Robert Krulwich : les autoroutes du ciel pour arthropodes

Robert Krulwich est un envoyé spécial pour la radio NPR (National Public Radio) que j’ai découvert dans l’excellentissime Podcast Radiolab (si vous comprenez l’anglais, souscrivez impérativement à ce Podcast, c’est juste de la bombe !). Plus je l’écoute, plus je me rends compte qu’il représente pour moi l’idéal de la vulgarisation scientifique. Inutile d’être expert, inutile d’être le plus précis, pas la peine d’être vendeur… Ce qu’il faut avant tout savoir faire, c’est raconter une histoire. Et une histoire, cela peut commencer juste en levant les yeux au ciel, lors d’une belle journée ensoleillée :

 

 

Transcription :

Quand vous regardez en l’air, lors d’un jour ensoleillé, qu’est-ce que vous voyez ? Et bien des nuages et parfois des oiseaux, bien sûr du ciel, beaucoup de ciel bleu. Mais ce que vous ne pouvez pas voir, parce que vus du sol, ils sont complètement invisibles, c’est que vous êtes en fait sous des énormes nuages d’animaux qui sont juste au dessus de vous, à ce moment précis. En commençant par ceux qu’on a tous vus, les papillons, qui volètent dans le jardin et qui atterrissent sur un asclépias. Parfois des papillons peuvent être pris dans un courant d’air et transportés à 250, 500, 1000 mètres voire plus. Puis ils battent leurs ailes pour se mettre dans la direction où ils veulent aller. Et alors vous vous apercevez qu’avec le papillon on trouve des mouches ordinaires, qui elles aussi se font porter par la brise pour atteindre 1250, 1500 mètres d’altitude et au-dessus-d’elles, vous trouverez des pucerons, des guêpes et des moucherons et, de manière très surprenante, des coléoptères, des coléoptères qui volent ! Avec notamment celle-ci que vous connaissez bien, la coccinelle. Les coccinelles en été peuvent se trouver à 1500, 1800 mètres et avec elles on peut trouver les Bombyx Disparate, les mâles Bombyx qui volent à 3000 mètres et qui sont à la recherche de femelles, et encore plus haut, à la hauteur des montagnes c’est à dire 3600, 4000, 4250 mètres d’altitude, il y a des araignées qui ont tissé des fins fils de soie qui les portent comme des ballons.

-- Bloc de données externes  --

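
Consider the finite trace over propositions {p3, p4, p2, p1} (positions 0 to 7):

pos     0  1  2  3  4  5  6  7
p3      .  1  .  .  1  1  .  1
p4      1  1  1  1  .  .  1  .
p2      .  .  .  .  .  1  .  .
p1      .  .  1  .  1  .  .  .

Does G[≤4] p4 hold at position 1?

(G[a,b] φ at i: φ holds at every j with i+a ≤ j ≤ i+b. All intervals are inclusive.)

Check p4 at every j in [1,5]:
  j=1: true
  j=2: true
  j=3: true
  j=4: false
  j=5: false
Fails at j=4 → formula fails.

Does not hold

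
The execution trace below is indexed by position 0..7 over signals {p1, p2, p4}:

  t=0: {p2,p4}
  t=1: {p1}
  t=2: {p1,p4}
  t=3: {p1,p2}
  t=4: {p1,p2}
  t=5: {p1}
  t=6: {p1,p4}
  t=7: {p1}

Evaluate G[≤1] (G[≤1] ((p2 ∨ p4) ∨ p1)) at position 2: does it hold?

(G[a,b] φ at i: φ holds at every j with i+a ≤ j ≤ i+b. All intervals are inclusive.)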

Mais encore plus haut, la plus haute altitude enregistrée pour un insecte vivant a été atteinte par un termite à 5800 mètre, c’est à dire un termite qui se trouve presque à la hauteur de Mt Mckinley [la plus haute montagne américaine qui se trouve en Alaska].

La vraie surprise, c’est de se rendre compte de combien d’insectes il y a à ces altitudes. Une équipe de scientifiques en Angleterre qui a utilisé des radars a calculé que si vous additionnez le nombre d’insectes qui passent au-dessus de vous dans une colonne d’air d’1 km² de base durant un mois typique de printemps ou d’été, le nombre d’insectes trouvés est 3 milliards. Et oui, 3 milliards d’insectes, sur différentes autoroutes superposées au-dessus de votre tête, chaque mois de juin, chaque mois de juillet, chaque mois d’août. Et pourquoi quittent-ils leur maison ? Et bien pour les même raisons que vous : ils sont à la recherche de nouveaux espaces, de nouveaux endroits où manger, de nouveaux partenaires avec qui se reproduire. Tous ne vont pas réussir nous dit l’entomologiste May Berenbaum :

En effet, la plupart ne vont pas avoir un sort joyeux.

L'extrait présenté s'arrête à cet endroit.